As a consumer, you have the chance of having your obligations towards a credit agreement completely set aside or suspended if:

  • A credit provider did not conduct an affordability assessment before entering into a credit agreement with you, irrespective of what the outcome would have been. This includes doing a credit check.
  • You did not understand and acknowledge the risks and costs for obligations of the credit agreement.
  • You became over-indebted as a result of entering into a credit agreement.

“If consumers reasonably suspect that their credit provider has not complied with the criteria and regulations, they have every right to take the necessary steps to have the court or National Credit Tribunal (NCT) declare that the credit had been granted recklessly,” says Sebastien Alexanderson, CEO of National Debt Advisers.

Courts have already ruled in favour of the consumer when it comes to reckless lending.

In 2015, Judge Louw in the matter of Absa Bank Limited vs De Beer and Others (26749/2011) handed down a judgement in which the court found that Absa Bank recklessly granted a mortgage loan recklessly and failed to comply with the NCA – and found that the consumer’s obligation in respect of the mortgage agreement was to be set aside.

“Whilst this judgement was seen as a victory for consumers, it is of utmost importance that consumers be truthful when they apply for credit. For if they were dishonest in applying for credit, it will be extremely difficult to prove themselves a victim of reckless lending – even if they are one,” explains Alexanderson.

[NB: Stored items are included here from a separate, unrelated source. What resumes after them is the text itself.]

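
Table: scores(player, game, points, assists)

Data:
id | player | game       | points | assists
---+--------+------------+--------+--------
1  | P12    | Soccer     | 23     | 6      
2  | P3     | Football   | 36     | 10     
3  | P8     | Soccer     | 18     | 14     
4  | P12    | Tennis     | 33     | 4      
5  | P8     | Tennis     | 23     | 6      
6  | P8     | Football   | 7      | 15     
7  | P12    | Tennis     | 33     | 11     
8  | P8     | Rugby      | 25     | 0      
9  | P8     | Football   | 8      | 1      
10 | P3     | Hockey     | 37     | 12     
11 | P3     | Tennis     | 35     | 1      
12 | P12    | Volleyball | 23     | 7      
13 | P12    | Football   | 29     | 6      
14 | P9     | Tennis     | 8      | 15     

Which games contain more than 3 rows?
SELECT game, COUNT(*) as cnt
FROM scores
GROUP BY game
HAVING COUNT(*) > 3

Result:
  Football: 4
  Tennis: 5

Note: HAVING filters groups after aggregation, WHERE filters rows before.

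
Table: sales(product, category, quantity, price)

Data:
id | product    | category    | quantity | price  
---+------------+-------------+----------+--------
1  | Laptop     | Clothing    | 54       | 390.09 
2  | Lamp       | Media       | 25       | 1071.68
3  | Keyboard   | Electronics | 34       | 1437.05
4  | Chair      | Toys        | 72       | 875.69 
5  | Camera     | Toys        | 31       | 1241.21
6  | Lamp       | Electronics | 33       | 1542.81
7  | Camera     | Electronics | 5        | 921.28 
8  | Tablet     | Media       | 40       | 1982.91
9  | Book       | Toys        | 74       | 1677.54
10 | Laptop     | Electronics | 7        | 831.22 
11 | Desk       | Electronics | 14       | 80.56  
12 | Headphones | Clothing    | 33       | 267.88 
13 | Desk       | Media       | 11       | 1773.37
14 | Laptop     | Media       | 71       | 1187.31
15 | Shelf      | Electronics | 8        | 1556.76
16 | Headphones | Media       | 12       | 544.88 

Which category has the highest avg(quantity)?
SELECT category, AVG(quantity) as val
FROM sales
GROUP BY category
ORDER BY val DESC
LIMIT 1

Result: Toys with avg(quantity) = 59.00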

Section 81(4) of the NCA states that the credit provider has a complete and absolute defence to an allegation that an agreement is reckless – if it can be established that the consumer was dishonest with the information supplied to the credit provider, as part of the required assessment.

Alexanderson says that National Debt Advisors (through intensive investigations on client credit agreements suspected of being reckless) are finding more and more instances of desperate consumers tweaking the truth (especially with their expenditure) on loan applications, and then unsuccessfully trying to prove that they were a victim of reckless lending.

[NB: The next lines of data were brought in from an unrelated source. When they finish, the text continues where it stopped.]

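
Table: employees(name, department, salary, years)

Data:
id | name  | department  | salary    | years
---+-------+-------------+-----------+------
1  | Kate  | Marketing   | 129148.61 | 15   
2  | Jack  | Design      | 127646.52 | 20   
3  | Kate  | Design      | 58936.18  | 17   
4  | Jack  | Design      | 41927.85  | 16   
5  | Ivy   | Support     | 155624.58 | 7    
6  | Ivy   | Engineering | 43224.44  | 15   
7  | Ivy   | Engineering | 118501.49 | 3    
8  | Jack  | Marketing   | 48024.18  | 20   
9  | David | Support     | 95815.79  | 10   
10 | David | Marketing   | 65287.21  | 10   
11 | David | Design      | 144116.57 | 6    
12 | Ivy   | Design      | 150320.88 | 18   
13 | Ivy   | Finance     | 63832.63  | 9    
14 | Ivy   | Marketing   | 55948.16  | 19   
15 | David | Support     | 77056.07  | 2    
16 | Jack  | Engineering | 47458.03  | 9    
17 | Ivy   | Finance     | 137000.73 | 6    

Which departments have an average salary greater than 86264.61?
SELECT department, AVG(salary)
FROM employees
GROUP BY department
HAVING AVG(salary) > 86264.61

Result:
  Design: avg=104589.60
  Finance: avg=100416.68
  Support: avg=109498.81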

“Consumers need to borrow money, and creditors need to lend money. It is vitally important that these two parties work within the parameters of the NCA, to avoid issues down the line.

“Consumers who borrow money have the responsibility to declare their correct income and expenditure – and creditors should act diligently and responsibly in their verification of all information and subsequent granting of loans.”

This is easier to achieve with a consumer’s stated income which can be verified by payslips, contracts and bank statements. Expenditure is far more difficult to verify or dispute.

So if you lie, for example, by declaring that you spend R200 instead of R1500 a month on eating out and entertaining but state and sign that the amounts that you have declared on the loan application are correct and true, chances are that you will subsequently pass the scoring test and the credit provider will lend you the money.

However, you would not necessarily be able to afford the repayments and you could run into trouble in the future. You could find yourself skipping repayments, taking money intended for necessities to service the debt and see your credit record negatively affected.

While a good debt counsellor is able to conduct a thorough investigation into your accounts to establish whether you have been granted credit recklessly, only a court or the National Consumer Tribunal has the power to declare a credit agreement “reckless”.

If you don’t have a debt counsellor, you can approach the courts yourself, hire an attorney, approach legal aid, or refer the matter to the NCT.

Consumers should be honest, responsible and vigilant when filling out or assisting consultants to fill out applications for credit.

You should take particular care when signing declarations relating to your income and expenditure.

These are valid legal documents which can be used by you, or against you, when it comes to a reckless lending matter before a court or the NCT.

Most importantly though, if you are over-indebted, you need to get out of denial about your financial situation.

You need to stop getting yourself deeper into debt because of desperation and become fully committed to paying off your existing debt before seeking new lines of credit.